The director and representative of UNESCO’s Regional Office for Culture in Latin America and the Caribbean, Anne Lemaistre, described the inclusion as “expected and deserved.” In an interview with EFELemaistre highlighted the importance of these posters in the conservation of audiovisual heritage, describing them as part of the “collective memory of the world”.
Lemaistre praised the “great creative originality” of the posters, as well as the graphic beauty and communicative effectiveness of these documents. He applauded the “immense” and “very special” talent of Cuban designers who, with limited resources but with the silkscreen technique, managed to capture the essence of a film with “great visual impact.”

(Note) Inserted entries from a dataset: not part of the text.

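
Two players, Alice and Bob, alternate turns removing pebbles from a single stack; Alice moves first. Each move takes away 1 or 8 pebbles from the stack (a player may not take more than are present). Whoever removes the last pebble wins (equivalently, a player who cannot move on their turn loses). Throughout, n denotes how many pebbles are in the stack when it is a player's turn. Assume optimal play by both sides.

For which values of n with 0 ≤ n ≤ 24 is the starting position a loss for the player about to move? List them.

Use the standard recursion: the mover loses at a terminal position; elsewhere, the mover wins exactly when some move hands the opponent an L position.
n=0: no move → L
n=1: reaches L-position 0 → W
n=2: only reaches 1(W), which is W → L
n=3: reaches L-position 2 → W
n=4: only reaches 3(W), which is W → L
n=5: reaches L-position 4 → W
n=6: only reaches 5(W), which is W → L
n=7: reaches L-position 6 → W
n=8: reaches L-position 0 → W
n=9: only reaches 8(W), 1(W), all W → L
n=10: reaches L-position 9 → W
n=11: only reaches 10(W), 3(W), all W → L
n=12: reaches L-position 11 → W
n=13: only reaches 12(W), 5(W), all W → L
n=14: reaches L-position 13 → W
n=15: only reaches 14(W), 7(W), all W → L
n=16: reaches L-position 15 → W
n=17: reaches L-position 9 → W
n=18: only reaches 17(W), 10(W), all W → L
n=19: reaches L-position 18 → W
n=20: only reaches 19(W), 12(W), all W → L
n=21: reaches L-position 20 → W
n=22: only reaches 21(W), 14(W), all W → L
n=23: reaches L-position 22 → W
n=24: only reaches 23(W), 16(W), all W → L
The losing starting values of n are exactly the entries labelled L in this table (12 of them).

0, 2, 4, 6, 9, 11, 13, 15, 18, 20, 22, 24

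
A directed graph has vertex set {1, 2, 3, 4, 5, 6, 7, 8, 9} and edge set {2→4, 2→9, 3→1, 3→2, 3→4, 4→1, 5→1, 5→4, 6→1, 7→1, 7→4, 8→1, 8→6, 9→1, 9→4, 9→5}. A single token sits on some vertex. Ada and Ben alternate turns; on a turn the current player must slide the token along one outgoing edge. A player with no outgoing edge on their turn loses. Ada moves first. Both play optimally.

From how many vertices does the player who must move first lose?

Compute win/loss labels from the base case upward. A position with no move is L. Any other position is W if it can reach an L in one move, else L.
Every edge goes from a vertex to one that appears earlier in the order 1, 4, 7, 5, 9, 2, 3, 6, 8, so processing vertices in that order labels each vertex after all of its successors.
1: no outgoing edge → L
4: W (go to 1, an L position)
7: W (go to 1, an L position)
5: W (go to 1, an L position)
9: W (go to 1, an L position)
2: L (options 9(W), 4(W) are all W)
3: W (go to 2, an L position)
6: W (go to 1, an L position)
8: W (go to 1, an L position)
The L vertices are 1, 2; that is 2 in all.

2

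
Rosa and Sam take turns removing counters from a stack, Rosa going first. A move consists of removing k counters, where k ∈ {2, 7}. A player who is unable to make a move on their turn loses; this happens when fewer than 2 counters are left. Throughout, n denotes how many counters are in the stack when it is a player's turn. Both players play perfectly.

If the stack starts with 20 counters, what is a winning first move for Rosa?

Positions with no move are L. A position that does have a move is losing for the player to move precisely when every available move leads to a winning position for the opponent. Fill in the labels:
n=0: no move → L
n=1: no move → L
n=2: reaches L-position 0 → W
n=3: reaches L-position 1 → W
n=4: only reaches 2(W), which is W → L
n=5: only reaches 3(W), which is W → L
n=6: reaches L-position 4 → W
n=7: reaches L-position 5 → W
n=8: reaches L-position 1 → W
n=9: only reaches 7(W), 2(W), all W → L
n=10: only reaches 8(W), 3(W), all W → L
n=11: reaches L-position 9 → W
n=12: reaches L-position 10 → W
n=13: only reaches 11(W), 6(W), all W → L
n=14: only reaches 12(W), 7(W), all W → L
n=15: reaches L-position 13 → W
n=16: reaches L-position 14 → W
n=17: reaches L-position 10 → W
n=18: only reaches 16(W), 11(W), all W → L
n=19: only reaches 17(W), 12(W), all W → L
n=20: reaches L-position 18 → W
From 20, the L positions reachable in one move are: 18, 13. Any move reaching one of these is winning.

Remove 2, leaving 18.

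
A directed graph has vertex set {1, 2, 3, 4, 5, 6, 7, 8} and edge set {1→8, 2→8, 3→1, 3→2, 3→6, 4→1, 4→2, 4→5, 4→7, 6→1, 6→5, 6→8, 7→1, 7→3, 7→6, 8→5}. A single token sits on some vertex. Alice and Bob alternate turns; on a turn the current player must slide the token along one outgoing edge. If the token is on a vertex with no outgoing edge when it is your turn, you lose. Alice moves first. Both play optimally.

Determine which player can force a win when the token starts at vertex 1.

Build the W/L table. Terminal = L. A non-terminal position is W if it has a move to some L; otherwise it is L.
Every edge goes from a vertex to one that appears earlier in the order 5, 8, 1, 6, 2, 3, 7, 4, so processing vertices in that order labels each vertex after all of its successors.
5: no outgoing edge → L
8: can move to 5, which is L ⇒ W
1: the only move is to 8(W), a W ⇒ L
6: can move to 1, which is L ⇒ W
2: the only move is to 8(W), a W ⇒ L
3: can move to 2, which is L ⇒ W
7: can move to 1, which is L ⇒ W
4: can move to 2, which is L ⇒ W
The starting position 1 is L: whatever Alice does, the opponent receives a W position.

Bob wins.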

The collection of Cuban movie posters, now internationally recognized, is made up of almost 3,000 pieces. Sara Vega, graphics specialist at the Cuban Cinematheque and in charge of the collection, sees this inscription as a milestone. According to EFE, she expressed her satisfaction for having contributed to the digitization and conservation of these important works, stressing that her job is to expose the collection to the public, since “heritage that is not made visible is as if it did not exist.” .
The UNESCO recognition is “super important,” Vega said, since it honors the efforts of many designers who contributed to the promotion of both Cuban and foreign cinema and its festivals, retrospectives, and exhibitions.
The origin of Cuban movie posters dates back to the creation of the Cuban Institute of Cinematographic Art and Industry (ICAIC) in 1959, after the triumph of the Revolution. Since then, all the films shown in Cuba have been accompanied by a poster. The first poster was created by the designer Eduardo Muñoz Bachs for the feature film Stories of the Revolution, from 1960.
Among the creators of these iconic posters are the Cubans Rafael Morante, René Azcuy, Alfredo Rostgaard, Antonio Pérez (Ñiko), the painters Servando Cabrera and Raúl Martínez, as well as the Chilean Roberto Matta and the Spanish Antonio Saura.
Currently, reproductions of this collection adorn the walls and ceiling of the lobby of the ICAIC headquarters in Havana.